The MotiveToDecency mystifies me. I do not for a second understand what moves me to strive to land on Decency’s side, but I do. I watch myself seeking that point. I have not accumulated anything like a king’s ransom of goodwill as a result. My Decency has apparently been something I engaged in for its own benefit. It has not produced a leverageable asset. Were I to take my accumulated Decency to the bank, I could not secure a loan with it. It doesn’t pay my mortgage. Nor does it directly contribute to putting any food on the table. It is apparently not fungible, either. Whatever my Decency might be, it’s not easily replaced with any other substance, however notional. I know more about its presence than anyone else ever has, and should anyone mention it, I respond with a blushing, “Ah, shucks.” I hardly acknowledge any personal knowledge of its presence.
There’s no tangible return on Decency. In a capitalist economy, it should rightfully be about as rare as hawk teeth, yet it seems common. It’s dependable. Generally, if I rely upon the Decency of my fellows, I’m only rarely disappointed. The default value of human interaction tends to be Decent. We are not mongrels trying to eat each other, but Decent beings striving to protect each other instead. Few ever mention this. We pray for protection from evils that hardly exist, but neglect to explicitly appreciate all the freaking Decencies surrounding us. Nobody’s checking to see how current our Decency might be when we meet. We presume it’s active, and rarely depart disappointed. There are unscrupulous actors, though. We possess few defenses against those. They seem to operate with impunity, possessing an annoying immunity to consequences. Most of us can’t imagine how they live with themselves, because Decency, however intangible, nonetheless serves as foundational in our lives, especially in our relationships. We quite literally couldn’t thrive without it.

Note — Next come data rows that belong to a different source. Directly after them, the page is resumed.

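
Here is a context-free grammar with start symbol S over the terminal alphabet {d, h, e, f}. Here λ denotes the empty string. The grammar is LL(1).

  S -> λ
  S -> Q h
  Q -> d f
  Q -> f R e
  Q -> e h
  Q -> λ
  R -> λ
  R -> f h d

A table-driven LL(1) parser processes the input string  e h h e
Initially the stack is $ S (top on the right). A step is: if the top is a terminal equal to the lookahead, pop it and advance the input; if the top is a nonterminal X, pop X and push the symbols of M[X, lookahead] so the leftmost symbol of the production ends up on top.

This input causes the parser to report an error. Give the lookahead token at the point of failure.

e

step 1: stack=$ S  input=e h h e $  — expand S -> Q h
step 2: stack=$ h Q  input=e h h e $  — expand Q -> e h
step 3: stack=$ h h e  input=e h h e $  — match e
step 4: stack=$ h h  input=h h e $  — match h
step 5: stack=$ h  input=h e $  — match h
step 6: stack=$  input=e $  — error: stack empty but input remains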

Maybe that’s the MotiveToDecency. We dimly perceive how essential it proves to be, despite apparently bestowing no tangible evolutionary advantages. We notice it most when it goes missing because its absence leaves a glaring hole in our existence. The Great Again crowd takes advantage of Decency’s inherent blindness to its own absence. We’d grown complacent in its reliable presence. It alarms us when it fails to manifest. We can’t quite imagine indecency’s presence. It easily takes mean advantage of us. Their motive was never fairness. Indecency seeks dominion more than it ever pursues communion. Decency considers this to be inhuman.
The MotiveToDecency might be the evolutionary imperative. Experience should have taught us that indecency poorly serves our survival, that it undermines necessary social fabric. We need not behave like dogs seeking to devour one another. We should have grown beyond that self-destructive so-called survival strategy. I choose to see this brief suspension of forward evolution as the final confirmation that we’ve grown beyond such notions. Certainly, there will likely always be pockets of indecency, but the future bodes poorly for any future attempts to organize indecency on a threatening level, or so I hope. I’m not the praying kind, though, because I believe I know the source of Decency, and it’s no heavenly inspiration offering anybody eternal salvation. It’s me, mustering my own Decency for its own sake. That’s plenty.